1 years ago / 1:00 AM EST

'I don’t know how they’re gonna retake the Capitol building back'

Alana Satlin

In a chilling exchange, the report describes how two Secret Service agents reacted to the mob at the Capitol in the minutes after Trump tweeted his video telling supporters to go home.

The report said that a minute after Trump's tweet went out, one agent told a group of agents that even more people had breached the Capitol. Another replied, "I don’t know how they’re gonna retake the Capitol building back at this point."

Various reports, testimony and documentary footage shot by House Speak Nancy Pelosi's daughter showed a long struggle to send National Guard troops in to help police quell the mob. It would be hours before backup arrived and the crowd eventually dispersed.

1 years ago / 12:46 AM EST

Jared Kushner began keeping close tabs on fundraising after Biden won: report

Mark Murray
Alana Satlin
Mark Murray and Alana Satlin

The committee alleges that Jared Kushner began closely monitoring the Trump campaign's effort to raise money off lies about the election on Nov. 8 — a day after NBC News and other networks called the 2020 race for Joe Biden.

The panel said it received documents confirming Kushner's involvement.

"Kushner requested that a daily tracker be created showing the Trump Campaign’s financial position from election day forward," the report said. "In an email, Kushner noted that the tracker would allow the Campaign to consider its cash flow ahead of the creation of “a new entity for POTUS[’s] other political activities.”
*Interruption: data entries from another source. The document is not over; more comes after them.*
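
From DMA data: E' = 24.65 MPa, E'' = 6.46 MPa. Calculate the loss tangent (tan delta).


tan delta = E'' / E'
= 6.46 / 24.65
= 0.2621

tan delta = 0.2621


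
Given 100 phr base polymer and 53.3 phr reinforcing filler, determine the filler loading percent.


Filler % = filler / (rubber + filler) * 100
= 53.3 / (100 + 53.3) * 100
= 53.3 / 153.3 * 100
= 34.77%

34.77%


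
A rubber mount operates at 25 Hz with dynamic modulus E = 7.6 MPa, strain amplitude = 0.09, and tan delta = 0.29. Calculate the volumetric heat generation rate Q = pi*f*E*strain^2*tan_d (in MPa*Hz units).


Q = pi * f * E * strain^2 * tan_d
= pi * 25 * 7.6 * 0.09^2 * 0.29
= pi * 25 * 7.6 * 0.0081 * 0.29
= 1.4021

Q = 1.4021


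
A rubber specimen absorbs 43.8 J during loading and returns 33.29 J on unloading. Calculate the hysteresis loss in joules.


Hysteresis loss = loading - unloading
= 43.8 - 33.29
= 10.51 J

10.51 J


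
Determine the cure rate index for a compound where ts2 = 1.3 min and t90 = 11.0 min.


CRI = 100 / (t90 - ts2)
= 100 / (11.0 - 1.3)
= 100 / 9.7
= 10.31 min^-1

10.31 min^-1


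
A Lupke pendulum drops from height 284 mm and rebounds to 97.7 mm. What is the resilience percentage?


Resilience = h_rebound / h_drop * 100
= 97.7 / 284 * 100
= 34.4%

34.4%


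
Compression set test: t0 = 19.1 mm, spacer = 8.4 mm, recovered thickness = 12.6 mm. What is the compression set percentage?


CS = (t0 - recovered) / (t0 - ts) * 100
= (19.1 - 12.6) / (19.1 - 8.4) * 100
= 6.5 / 10.7 * 100
= 60.7%

60.7%


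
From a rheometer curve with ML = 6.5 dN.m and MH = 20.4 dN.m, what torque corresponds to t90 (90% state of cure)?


M90 = ML + 0.9 * (MH - ML)
M90 = 6.5 + 0.9 * (20.4 - 6.5)
M90 = 6.5 + 0.9 * 13.9
M90 = 19.01 dN.m

19.01 dN.m


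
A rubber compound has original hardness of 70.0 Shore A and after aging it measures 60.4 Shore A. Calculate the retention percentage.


Retention = aged / original * 100
= 60.4 / 70.0 * 100
= 86.3%

86.3%


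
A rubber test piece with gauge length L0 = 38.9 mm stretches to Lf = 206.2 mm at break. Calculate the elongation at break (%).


Elongation = (Lf - L0) / L0 * 100
= (206.2 - 38.9) / 38.9 * 100
= 167.3 / 38.9 * 100
= 430.1%

430.1%


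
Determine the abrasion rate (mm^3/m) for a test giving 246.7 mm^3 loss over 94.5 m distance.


Rate = volume_loss / distance
= 246.7 / 94.5
= 2.611 mm^3/m

2.611 mm^3/m


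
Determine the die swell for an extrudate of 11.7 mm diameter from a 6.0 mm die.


Die swell ratio = D_extrudate / D_die
= 11.7 / 6.0
= 1.95

Die swell = 1.95


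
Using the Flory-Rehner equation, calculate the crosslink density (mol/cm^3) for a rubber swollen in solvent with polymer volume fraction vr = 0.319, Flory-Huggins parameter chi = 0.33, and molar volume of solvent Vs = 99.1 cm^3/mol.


ln(1 - vr) = ln(1 - 0.319) = -0.3842
Numerator = -((-0.3842) + 0.319 + 0.33 * 0.319^2) = 0.0316
Denominator = 99.1 * (0.319^(1/3) - 0.319/2) = 51.9063
nu = 0.0316 / 51.9063 = 6.0902e-04 mol/cm^3

6.0902e-04 mol/cm^3


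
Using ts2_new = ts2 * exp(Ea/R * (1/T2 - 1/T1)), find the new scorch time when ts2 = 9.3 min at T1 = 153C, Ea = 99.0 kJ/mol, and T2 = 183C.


Convert temperatures: T1 = 153 + 273.15 = 426.15 K, T2 = 183 + 273.15 = 456.15 K
ts2_new = 9.3 * exp(99000 / 8.314 * (1/456.15 - 1/426.15))
1/T2 - 1/T1 = -1.5433e-04
ts2_new = 1.48 min

1.48 min


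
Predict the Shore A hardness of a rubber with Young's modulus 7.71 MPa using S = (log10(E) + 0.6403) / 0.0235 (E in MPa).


log10(E) = 0.0235*S - 0.6403  =>  S = (log10(E) + 0.6403) / 0.0235
log10(7.71) = 0.887054
S = (0.887054 + 0.6403) / 0.0235 = 1.527354 / 0.0235
S = 65.0

Shore A = 65.0


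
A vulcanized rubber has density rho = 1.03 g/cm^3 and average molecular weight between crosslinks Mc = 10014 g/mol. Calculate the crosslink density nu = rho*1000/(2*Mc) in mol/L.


nu = rho * 1000 / (2 * Mc)
nu = 1.03 * 1000 / (2 * 10014)
nu = 1030.0 / 20028
nu = 0.0514 mol/L

0.0514 mol/L


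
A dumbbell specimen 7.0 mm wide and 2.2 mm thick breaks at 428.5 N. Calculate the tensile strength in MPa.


Area = width * thickness = 7.0 * 2.2 = 15.4 mm^2
TS = force / area = 428.5 / 15.4 = 27.82 MPa

27.82 MPa


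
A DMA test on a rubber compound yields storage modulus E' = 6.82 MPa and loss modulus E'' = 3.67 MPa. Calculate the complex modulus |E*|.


|E*| = sqrt(E'^2 + E''^2)
= sqrt(6.82^2 + 3.67^2)
= sqrt(46.5124 + 13.4689)
= 7.745 MPa

7.745 MPa


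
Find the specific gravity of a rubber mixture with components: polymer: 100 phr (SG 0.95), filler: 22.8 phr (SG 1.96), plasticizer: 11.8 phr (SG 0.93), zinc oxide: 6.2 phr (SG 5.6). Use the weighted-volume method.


Sum of weights = 140.8
Volume contributions:
  polymer: 100/0.95 = 105.2632
  filler: 22.8/1.96 = 11.6327
  plasticizer: 11.8/0.93 = 12.6882
  zinc oxide: 6.2/5.6 = 1.1071
Sum of volumes = 130.6911
SG = 140.8 / 130.6911 = 1.077

SG = 1.077


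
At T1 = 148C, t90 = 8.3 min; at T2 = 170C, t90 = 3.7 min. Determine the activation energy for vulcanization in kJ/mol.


T1 = 421.15 K, T2 = 443.15 K
1/T1 - 1/T2 = 1.1788e-04
ln(t1/t2) = ln(8.3/3.7) = 0.8079
Ea = 8.314 * 0.8079 / 1.1788e-04 = 56982.9208 J/mol
Ea = 56.98 kJ/mol

56.98 kJ/mol


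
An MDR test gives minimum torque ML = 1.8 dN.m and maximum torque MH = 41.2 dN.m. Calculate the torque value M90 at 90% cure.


M90 = ML + 0.9 * (MH - ML)
M90 = 1.8 + 0.9 * (41.2 - 1.8)
M90 = 1.8 + 0.9 * 39.4
M90 = 37.26 dN.m

37.26 dN.m


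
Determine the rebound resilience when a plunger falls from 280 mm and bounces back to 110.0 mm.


Resilience = h_rebound / h_drop * 100
= 110.0 / 280 * 100
= 39.3%

39.3%


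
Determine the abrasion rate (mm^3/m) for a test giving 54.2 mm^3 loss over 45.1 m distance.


Rate = volume_loss / distance
= 54.2 / 45.1
= 1.202 mm^3/m

1.202 mm^3/m


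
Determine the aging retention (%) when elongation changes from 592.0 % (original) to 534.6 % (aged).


Retention = aged / original * 100
= 534.6 / 592.0 * 100
= 90.3%

90.3%


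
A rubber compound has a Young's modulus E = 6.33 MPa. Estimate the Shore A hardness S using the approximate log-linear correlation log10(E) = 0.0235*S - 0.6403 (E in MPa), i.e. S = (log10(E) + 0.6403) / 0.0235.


log10(E) = 0.0235*S - 0.6403  =>  S = (log10(E) + 0.6403) / 0.0235
log10(6.33) = 0.801404
S = (0.801404 + 0.6403) / 0.0235 = 1.441704 / 0.0235
S = 61.3

Shore A = 61.3


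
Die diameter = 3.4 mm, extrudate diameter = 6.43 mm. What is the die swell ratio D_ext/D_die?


Die swell ratio = D_extrudate / D_die
= 6.43 / 3.4
= 1.891

Die swell = 1.891


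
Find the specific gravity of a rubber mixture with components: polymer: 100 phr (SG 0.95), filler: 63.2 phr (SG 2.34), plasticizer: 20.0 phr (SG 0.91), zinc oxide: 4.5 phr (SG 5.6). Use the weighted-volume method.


Sum of weights = 187.7
Volume contributions:
  polymer: 100/0.95 = 105.2632
  filler: 63.2/2.34 = 27.0085
  plasticizer: 20.0/0.91 = 21.9780
  zinc oxide: 4.5/5.6 = 0.8036
Sum of volumes = 155.0533
SG = 187.7 / 155.0533 = 1.211

SG = 1.211


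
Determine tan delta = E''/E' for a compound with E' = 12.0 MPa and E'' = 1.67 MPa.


tan delta = E'' / E'
= 1.67 / 12.0
= 0.1392

tan delta = 0.1392


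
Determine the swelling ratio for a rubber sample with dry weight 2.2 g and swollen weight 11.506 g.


Q = W_swollen / W_dry
Q = 11.506 / 2.2
Q = 5.23

Q = 5.23


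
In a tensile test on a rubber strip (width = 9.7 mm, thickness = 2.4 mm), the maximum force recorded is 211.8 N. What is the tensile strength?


Area = width * thickness = 9.7 * 2.4 = 23.28 mm^2
TS = force / area = 211.8 / 23.28 = 9.1 MPa

9.1 MPa


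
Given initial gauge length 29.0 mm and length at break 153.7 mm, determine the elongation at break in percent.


Elongation = (Lf - L0) / L0 * 100
= (153.7 - 29.0) / 29.0 * 100
= 124.7 / 29.0 * 100
= 430.0%

430.0%


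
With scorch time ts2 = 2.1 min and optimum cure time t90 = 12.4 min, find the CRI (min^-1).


CRI = 100 / (t90 - ts2)
= 100 / (12.4 - 2.1)
= 100 / 10.3
= 9.71 min^-1

9.71 min^-1


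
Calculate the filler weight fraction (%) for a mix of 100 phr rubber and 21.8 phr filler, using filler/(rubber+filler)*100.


Filler % = filler / (rubber + filler) * 100
= 21.8 / (100 + 21.8) * 100
= 21.8 / 121.8 * 100
= 17.9%

17.9%


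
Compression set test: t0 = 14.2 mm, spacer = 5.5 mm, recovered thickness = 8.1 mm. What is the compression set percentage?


CS = (t0 - recovered) / (t0 - ts) * 100
= (14.2 - 8.1) / (14.2 - 5.5) * 100
= 6.1 / 8.7 * 100
= 70.1%

70.1%


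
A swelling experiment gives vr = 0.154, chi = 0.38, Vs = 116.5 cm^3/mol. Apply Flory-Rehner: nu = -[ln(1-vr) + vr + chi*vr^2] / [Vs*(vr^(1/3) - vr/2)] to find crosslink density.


ln(1 - vr) = ln(1 - 0.154) = -0.1672
Numerator = -((-0.1672) + 0.154 + 0.38 * 0.154^2) = 0.0042
Denominator = 116.5 * (0.154^(1/3) - 0.154/2) = 53.4748
nu = 0.0042 / 53.4748 = 7.8988e-05 mol/cm^3

7.8988e-05 mol/cm^3


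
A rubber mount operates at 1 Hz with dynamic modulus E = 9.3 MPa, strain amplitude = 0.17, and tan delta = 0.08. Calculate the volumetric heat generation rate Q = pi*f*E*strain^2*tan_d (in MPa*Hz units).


Q = pi * f * E * strain^2 * tan_d
= pi * 1 * 9.3 * 0.17^2 * 0.08
= pi * 1 * 9.3 * 0.0289 * 0.08
= 0.0675

Q = 0.0675


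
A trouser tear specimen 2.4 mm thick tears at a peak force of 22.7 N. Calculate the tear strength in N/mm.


Tear strength = force / thickness
= 22.7 / 2.4
= 9.46 N/mm

9.46 N/mm


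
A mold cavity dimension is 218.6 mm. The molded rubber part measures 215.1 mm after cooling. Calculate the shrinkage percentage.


Shrinkage = (mold - part) / mold * 100
= (218.6 - 215.1) / 218.6 * 100
= 3.5 / 218.6 * 100
= 1.6%

1.6%


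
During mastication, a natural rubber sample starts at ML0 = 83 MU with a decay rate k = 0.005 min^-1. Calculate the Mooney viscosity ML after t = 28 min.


ML = ML0 * exp(-k * t)
ML = 83 * exp(-0.005 * 28)
ML = 83 * 0.8694
ML = 72.16 MU

72.16 MU


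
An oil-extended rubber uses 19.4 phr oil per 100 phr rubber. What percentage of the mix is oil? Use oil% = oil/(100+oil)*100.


Oil % = oil / (100 + oil) * 100
= 19.4 / (100 + 19.4) * 100
= 19.4 / 119.4 * 100
= 16.25%

16.25%


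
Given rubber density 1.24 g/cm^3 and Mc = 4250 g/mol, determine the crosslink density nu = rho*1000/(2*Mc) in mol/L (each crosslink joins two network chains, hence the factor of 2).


nu = rho * 1000 / (2 * Mc)
nu = 1.24 * 1000 / (2 * 4250)
nu = 1240.0 / 8500
nu = 0.1459 mol/L

0.1459 mol/L


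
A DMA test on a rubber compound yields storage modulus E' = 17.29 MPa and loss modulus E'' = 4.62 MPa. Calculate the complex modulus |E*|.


|E*| = sqrt(E'^2 + E''^2)
= sqrt(17.29^2 + 4.62^2)
= sqrt(298.9441 + 21.3444)
= 17.897 MPa

17.897 MPa


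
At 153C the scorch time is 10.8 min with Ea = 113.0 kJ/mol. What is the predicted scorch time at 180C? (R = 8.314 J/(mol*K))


Convert temperatures: T1 = 153 + 273.15 = 426.15 K, T2 = 180 + 273.15 = 453.15 K
ts2_new = 10.8 * exp(113000 / 8.314 * (1/453.15 - 1/426.15))
1/T2 - 1/T1 = -1.3982e-04
ts2_new = 1.61 min

1.61 min


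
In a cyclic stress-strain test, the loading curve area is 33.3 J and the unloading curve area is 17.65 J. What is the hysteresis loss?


Hysteresis loss = loading - unloading
= 33.3 - 17.65
= 15.65 J

15.65 J


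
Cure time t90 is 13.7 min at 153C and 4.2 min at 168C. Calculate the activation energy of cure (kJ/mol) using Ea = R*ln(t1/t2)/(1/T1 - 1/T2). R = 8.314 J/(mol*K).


T1 = 426.15 K, T2 = 441.15 K
1/T1 - 1/T2 = 7.9789e-05
ln(t1/t2) = ln(13.7/4.2) = 1.1823
Ea = 8.314 * 1.1823 / 7.9789e-05 = 123196.7868 J/mol
Ea = 123.2 kJ/mol

123.2 kJ/mol


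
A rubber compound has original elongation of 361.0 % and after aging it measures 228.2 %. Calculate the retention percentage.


Retention = aged / original * 100
= 228.2 / 361.0 * 100
= 63.2%

63.2%


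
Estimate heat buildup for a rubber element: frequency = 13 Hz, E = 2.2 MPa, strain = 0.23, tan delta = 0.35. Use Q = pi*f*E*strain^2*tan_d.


Q = pi * f * E * strain^2 * tan_d
= pi * 13 * 2.2 * 0.23^2 * 0.35
= pi * 13 * 2.2 * 0.0529 * 0.35
= 1.6636

Q = 1.6636


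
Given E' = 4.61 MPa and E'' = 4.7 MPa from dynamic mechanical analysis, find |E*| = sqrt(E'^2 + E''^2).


|E*| = sqrt(E'^2 + E''^2)
= sqrt(4.61^2 + 4.7^2)
= sqrt(21.2521 + 22.0900)
= 6.583 MPa

6.583 MPa


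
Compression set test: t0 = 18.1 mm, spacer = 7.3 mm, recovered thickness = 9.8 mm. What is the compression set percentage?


CS = (t0 - recovered) / (t0 - ts) * 100
= (18.1 - 9.8) / (18.1 - 7.3) * 100
= 8.3 / 10.8 * 100
= 76.9%

76.9%


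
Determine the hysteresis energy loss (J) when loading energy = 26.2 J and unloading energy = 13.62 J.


Hysteresis loss = loading - unloading
= 26.2 - 13.62
= 12.58 J

12.58 J


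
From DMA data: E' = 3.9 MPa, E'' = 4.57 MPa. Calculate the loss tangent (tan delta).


tan delta = E'' / E'
= 4.57 / 3.9
= 1.1718

tan delta = 1.1718


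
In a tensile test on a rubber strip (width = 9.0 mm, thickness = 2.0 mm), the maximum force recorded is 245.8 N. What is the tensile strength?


Area = width * thickness = 9.0 * 2.0 = 18.0 mm^2
TS = force / area = 245.8 / 18.0 = 13.66 MPa

13.66 MPa


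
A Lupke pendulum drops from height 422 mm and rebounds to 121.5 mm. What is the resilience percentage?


Resilience = h_rebound / h_drop * 100
= 121.5 / 422 * 100
= 28.8%

28.8%


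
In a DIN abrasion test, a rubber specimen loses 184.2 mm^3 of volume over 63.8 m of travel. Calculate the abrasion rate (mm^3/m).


Rate = volume_loss / distance
= 184.2 / 63.8
= 2.887 mm^3/m

2.887 mm^3/m


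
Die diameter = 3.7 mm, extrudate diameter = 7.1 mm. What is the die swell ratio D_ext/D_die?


Die swell ratio = D_extrudate / D_die
= 7.1 / 3.7
= 1.919

Die swell = 1.919


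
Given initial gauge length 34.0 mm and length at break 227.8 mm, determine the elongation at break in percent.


Elongation = (Lf - L0) / L0 * 100
= (227.8 - 34.0) / 34.0 * 100
= 193.8 / 34.0 * 100
= 570.0%

570.0%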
"Kushner stated that he needed this new daily tracker because the Trump Campaign was going to continue fundraising post-election," the report said.

The new entity was Trump’s new leadership PAC, Save America, which has paid tens of thousands of dollars per month to former Trump aides like Dan Scavino and Nick Luna; a fashion designer with ties to Melania Trump; Trump properties; and the America First Policy Institute, where Mark Meadows is a senior partner. 

1 years ago / 12:38 AM EST

Trump wanted 10,000 National Guard members to protect him and supporters in march to Capitol, report says

Former President Donald Trump wanted 10,000 National Guard members protecting him and his supporters as they marched from the Ellipse to the U.S. Capitol, the report says.

Trump “floated” the idea after advisers tried to talk him out of being “on the ground” with supporters during the events of Jan. 6, citing concern for his safety, the report says. Trump wanted the National Guard to protect them from "any supposed threats by leftwing counter-protesters," according to the report.

A senior adviser, Max Miller, rejected the idea, saying it was unnecessary. In a text to former Trump campaign spokeswoman Katrina Pierson, he said, “Just glad we killed the national guard and a procession,” the report says.